As if on cue, as our thoughts shift to treats and good eats, our food arrives. I waste no time tearing into my tofu scramble while Elizabeth more delicately works on her Burmese tea leaf salad and samusa soup. Between the two of us, it’s a brunch fit for vegan kings; a signifier of the radical shift in the perception of veganism in general over the past few years. While the uninformed may regrettably still be stuck on the classic protein question, the lifestyle is more widely accepted, understood, and accessible than ever. Elizabeth’s book is just one more piece to the puzzle that makes transitioning away from the standard American diet a piece of dairy- and egg-free cake.
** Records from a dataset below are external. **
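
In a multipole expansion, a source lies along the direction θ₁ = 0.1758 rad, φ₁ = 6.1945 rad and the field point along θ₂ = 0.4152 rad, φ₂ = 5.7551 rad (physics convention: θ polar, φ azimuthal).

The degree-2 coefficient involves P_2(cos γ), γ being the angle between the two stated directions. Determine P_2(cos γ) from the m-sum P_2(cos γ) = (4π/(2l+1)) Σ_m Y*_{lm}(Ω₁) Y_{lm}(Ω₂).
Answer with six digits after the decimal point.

Expand P_2 via completeness: Σ_{m} conj(Y_{2,m}) at Ω₁ times Y_{2,m} at Ω₂ —
  m=-2: (0.01163 - 0.00208j) × (0.03094 + 0.05471j) = 0.00047 + 0.00057j  (running Σ = 0.00047 + 0.00057j)
  m=-1: (0.13251 - 0.01178j) × (0.24630 + 0.14368j) = 0.03433 + 0.01614j  (running Σ = 0.03480 + 0.01671j)
  m=0: (0.60184 + 0.00000j) × (0.47683 + 0.00000j) = 0.28698 + 0.00000j  (running Σ = 0.32178 + 0.01671j)
  m=1: (-0.13251 - 0.01178j) × (-0.24630 + 0.14368j) = 0.03433 - 0.01614j  (running Σ = 0.35611 + 0.00057j)
  m=2: (0.01163 + 0.00208j) × (0.03094 - 0.05471j) = 0.00047 - 0.00057j  (running Σ = 0.35659 - 0.00000j)
Total Σ_m = 0.35659 - 0.00000j. Multiply by 2.513274: 0.89620 - 0.00000j. P_2(cos γ) = 0.896197

0.896197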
She delves deep into the heart of the matter, explaining the cruelty of circuses and factory farms in non-confrontational language that doesn’t preach or accuse. “My goal for How to Be Vegan was never to convert anyone, but to provide realistic, everyday information to help readers form their own conclusions about common issues, and advice to stop the cycle of cruelty whenever possible.”

Indeed, far from merely covering the food as most popular media is drawn to do, Elizabeth doles out wisdom on vegan clothing, makeup, travel tips, eating out, relationships, and even how to deal with close-minded naysayers without losing your cool. Considering the depth and breadth of information packed into this slim paperback, it’s surprising to hear that it came into being just about a year after the ink had dried on the final contract. “Nothing motivates like a deadline,” Elizabeth admits. There’s no magic to the writing process nor a time when the words flow most easily; it comes down to creating a firm schedule and clear goals to strive for. Although inevitable, the curse of writer’s block hasn’t been able to slow down the stream of sage advice. A long run through San Francisco’s lush green spaces always does the trick, clearing out the mind and making space for a fresh start. Clearly, what ever she’s doing to harness her full creative capacity, it’s working. How to Be Vegan has remained in the high ranks of Amazon.com’s vegan book section ever since its initial release, and has been well-received by the blogosphere at large. The real impact, however, is one that’s a bit more difficult to quantify. With this stellar literary entry, one can only imagine the countless lives, both human and animal, Elizabeth has already touched.